O programa deveria ser como se fosse uma única obra, em várias seções. A montagem da ordem das peças numa apresentação, é, assim, um fator de suma importância para o sucesso da apresentação, tanto no aspecto puramente estético como no técnico. No aspecto estético, a construção de uma determinada lógica dentro de um programa com várias obras faz com que algumas sejam realçadas e outras assumam um caráter apenas complementar. É inevitável esse jogo de claro / escuro. Cabe ao regente construir seu quadro, de acordo com os princípios estéticos que valoriza, e que possam ser entendidos, tanto pelo coro, como pelo público, sem muita necessidade de verbalização.

Mas há, também, os aspectos puramente técnicos.
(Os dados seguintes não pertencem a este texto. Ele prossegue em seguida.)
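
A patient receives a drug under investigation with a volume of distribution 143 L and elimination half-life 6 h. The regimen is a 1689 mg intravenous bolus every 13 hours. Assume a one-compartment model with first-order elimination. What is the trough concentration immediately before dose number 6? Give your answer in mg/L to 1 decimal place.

f = (1/2)^(τ/t½) = (1/2)^(13/6) ≈ 0.2227.
C₀ = D/Vd = 1689/143 ≈ 11.811 mg/L.
Before the 6th dose, 5 doses have been given. Superposition: Cmin = C₀·(f + f² + … + f^5).
≈ 11.811 × (0.2227 + 0.0496 + 0.0110 + 0.0025 + 0.0005) ≈ 11.811 × 0.2863 ≈ 3.381 mg/L.

3.4 mg/L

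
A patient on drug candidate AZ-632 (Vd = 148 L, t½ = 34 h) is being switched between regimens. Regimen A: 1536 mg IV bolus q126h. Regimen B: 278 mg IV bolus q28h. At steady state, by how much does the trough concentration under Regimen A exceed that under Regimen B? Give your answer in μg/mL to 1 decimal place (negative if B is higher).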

Numa apresentação mais longa, por exemplo, a distribuição das obras, de acordo com as potencialidades do grupo, vocais e de concentração, pode ser um fator de sucesso ou de fracasso.
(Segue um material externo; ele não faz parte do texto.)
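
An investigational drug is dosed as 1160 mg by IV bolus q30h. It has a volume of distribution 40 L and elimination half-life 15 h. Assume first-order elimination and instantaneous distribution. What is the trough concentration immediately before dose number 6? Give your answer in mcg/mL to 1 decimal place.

f = (1/2)^(τ/t½) = (1/2)^(30/15) ≈ 0.2500.
C₀ = D/Vd = 1160/40 ≈ 29.000 mcg/mL.
Before the 6th dose, 5 doses have been given. Superposition: Cmin = C₀·(f + f² + … + f^5).
≈ 29.000 × (0.2500 + 0.0625 + 0.0156 + 0.0039 + 0.0010) ≈ 29.000 × 0.3330 ≈ 9.657 mcg/mL.

9.7 mcg/mL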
Sendo cada grupo um grupo, e tendo cada conjunto de obras suas especificidades, não há como definir qual seria esse ideal. A única questão é que o coro deve estar sempre renovado em suas energias, a cada peça que executa. Questões técnicas mais sutis também podem influenciar no resultado da apresentação. Chamo a atenção, especialmente, para as relações tonais entre as obras que estão sendo executadas. Várias peças seguidas, em mesma tonalidade, podem levar à fadiga, tanto do coro quanto do público. No coro, esse aspecto acaba se refletindo na afinação, que tende a baixar. Por outro lado, executar uma obra, por exemplo, em Ré maior e a seguinte em Lá bemol maior, uma relação de trítono, pode dar um nó na cabeça dos coralistas. Ou executar uma obra em Mi maior e a seguinte em Fá maior, pode fazer com que a segunda queira se acomodar na tonalidade da primeira, um semitom abaixo. Nesse último caso, uma inversão das peças tende a ser mais efetiva.

A duração de um concerto coral deve ser bem pensada, ainda mais se for a cappella. Por mais bem preparado que esteja o grupo, ou por melhor e diversificado que seja o repertório, o meio tímbrico uniforme tende a cansar a platéia. Sou sempre da opinião de que é melhor fazer uma apresentação não muito longa e deixar a audiência com a sensação de “quero mais”, do que fazer uma apresentação longa e criar a sensação de que “está muito bom, mas poderia acabar logo”.

Embora um coro dependa muito da aprovação do público que vai ouvi-lo, não pode se deixar estar sempre na mão do público, só vindo a executar tipos de obra que aquele público está acostumado a ouvir, ou da maneira que ele está acostumado a ouvir. É necessário inovar, sempre. Dentro da perspectiva da transformação, na qual venho insistindo neste texto, é importante dar oportunidade ao público de vir a conhecer novas obras, ou novas maneiras de executa-las, mesmo correndo o risco de uma possível desaprovação, num primeiro momento.

É preciso ter grande respeito pelo público, qualquer que ele seja. Há coros, por exemplo, que se recusam a cantar para platéias mais simples, ou de trazer para essas platéias obras mais densas ou “difíceis”. A minha experiência demonstra que a platéia, quanto mais simples ou humilde é, mais se envolve na apresentação, mesmo com obras mais “difíceis”. Para essas pessoas, todo gesto sincero de doação é muito importante. A gratidão que essas pessoas costumam expressar ao final das apresentações é sempre comovente e estimulante. É preciso difundir a boa música para todos, sem distinção de credo, cor, situação social ou idade. Há muitos canais pelos quais passa a compreensão e a emoção geradas por uma obra musical.

O respeito pelo público pode se manifestar, finalmente, também, em explicações sobre as obras que estão sendo executadas. Não há audiência que não aprecie.

Por Carlos Alberto Figueiredo em "Ensaios - sobre a múscica coral brasileira" 2ª Edição, FUNARTE, 2010.